Considered the respective submissions of learned counsel for the parties and perused the record.

8. A bare perusal of the order of Tribunal would show that it runs into fourteen pages and is divided in 18 paragraphs. Upto paragraph 13, the Tribunal has noticed the facts of the case and argument of counsel for parties. Without assigning any reason, the Tribunal has jumped to its conclusion as recorded in paragraph-14 of its order. For the sake of convenience, the said paragraph is reproduced below:-

14. After careful consideration of the rival submissions and facts and circumstances of the case, we are of the opinion that so far as deposits under various heads are concerned, the assessee being carrying on the business of financing and having filed confirmations as well as produced some of the depositors and also having requested the Assessing Officer to call for further information or personal presence of the depositors by exercising his power u/s. 133(6) or 131 of the Act, had discharged the onus put on it by the provisions of s. 68 of the Act and the Revenue Authorities did not consider the assessee’s request (supra), the addition cannot be sustained in law. This conclusion of ours is supported by the decision in various cases as listed in para no.9 of this order (supra). Respectfully following the decisions in aforesaid cases and in the fact that Revenue Authorities failed to consider the assessee’s request for calling for information u/s. 133(6) or u/s. 131 of the Act, we delete the addition in question.

9. A perusal of the above quoted para would show that the Tribunal has not applied its mind to the various aspects of the case and has allowed the appeal of the assessee by making general remarks. The Tribunal being last fact finding authority should have considered the evidence and material produced by the respective parties in support of its findings. The order of Tribunal is far from satisfactory and therefore, the same cannot be allowed to stand.

10. Besides the above, the learned counsel for the department submits that in view of the aforesaid judgment of this Court in the case of Jagmohan Ram Ram Chandra 2004 Indlaw ALL 126 (supra) the finding recorded by the Tribunal in paragraph-16 is unjustified which is being disputed by the learned counsel for the assessee.

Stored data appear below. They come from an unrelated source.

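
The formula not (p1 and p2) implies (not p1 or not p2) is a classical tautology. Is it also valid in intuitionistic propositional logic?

No

This is the constructively invalid direction of De Morgan's law for conjunction, which is not intuitionistically valid.
A Kripke countermodel: worlds u, v, w; order generated by u <= v, u <= w; atoms true at each world — u:{}; v:{p1}; w:{p2}.
u does not force not (p1 and p2) implies (not p1 or not p2): already at u itself, u forces not (p1 and p2) but u does not force not p1 or not p2.
u does not force not p1 or not p2: neither disjunct is forced at u.
u does not force not p1 since v is accessible from u and v forces p1.
So the root u does not force the formula.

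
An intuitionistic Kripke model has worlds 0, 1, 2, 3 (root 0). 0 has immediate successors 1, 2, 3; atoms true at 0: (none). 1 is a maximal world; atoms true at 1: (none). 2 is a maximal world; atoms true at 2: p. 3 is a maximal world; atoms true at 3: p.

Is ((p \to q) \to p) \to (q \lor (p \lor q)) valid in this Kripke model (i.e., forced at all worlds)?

0 \Vdash ((p \to q) \to p) \to (q \lor (p \lor q)): every world accessible from 0 that forces (p \to q) \to p (namely 2, 3) also forces q \lor (p \lor q).
Since the root 0 forces ((p \to q) \to p) \to (q \lor (p \lor q)) and forcing is persistent (monotone upward), every world forces it.

Yes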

11. In view of the fact that we are remanding the matter back to the Tribunal, it is not necessary for us to say anything in this regard. By way of clarification, it is added that the entire order of the Tribunal is set aside and the matter is restored back to the Tribunal to decide the appeal afresh in the light of observations made above keeping in view the ingredients of s. 68 of the Income Tax Act and other relevant provisions.

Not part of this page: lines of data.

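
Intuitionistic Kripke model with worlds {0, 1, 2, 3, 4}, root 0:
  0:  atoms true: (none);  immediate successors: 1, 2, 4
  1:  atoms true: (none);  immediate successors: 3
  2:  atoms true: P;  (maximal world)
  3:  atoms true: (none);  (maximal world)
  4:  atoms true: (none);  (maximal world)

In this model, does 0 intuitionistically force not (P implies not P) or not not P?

No

0 does not force not (P implies not P) or not not P: neither disjunct is forced at 0.
0 does not force not (P implies not P) since 1 is accessible from 0 and 1 forces P implies not P.
1 forces P implies not P vacuously: no world accessible from 1 forces the antecedent P.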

12. In the result, the order of Tribunal cannot be allowed to stand. The appeal succeeds and is allowed. The order dated 29th of March, 2005 is hereby set aside and the matter is restored back to the Tribunal to rehear and redecide the ITA No.150/Agra/2001. It will do good by deciding the appeal preferably within a period of six months from the date of production of certified copy of this order.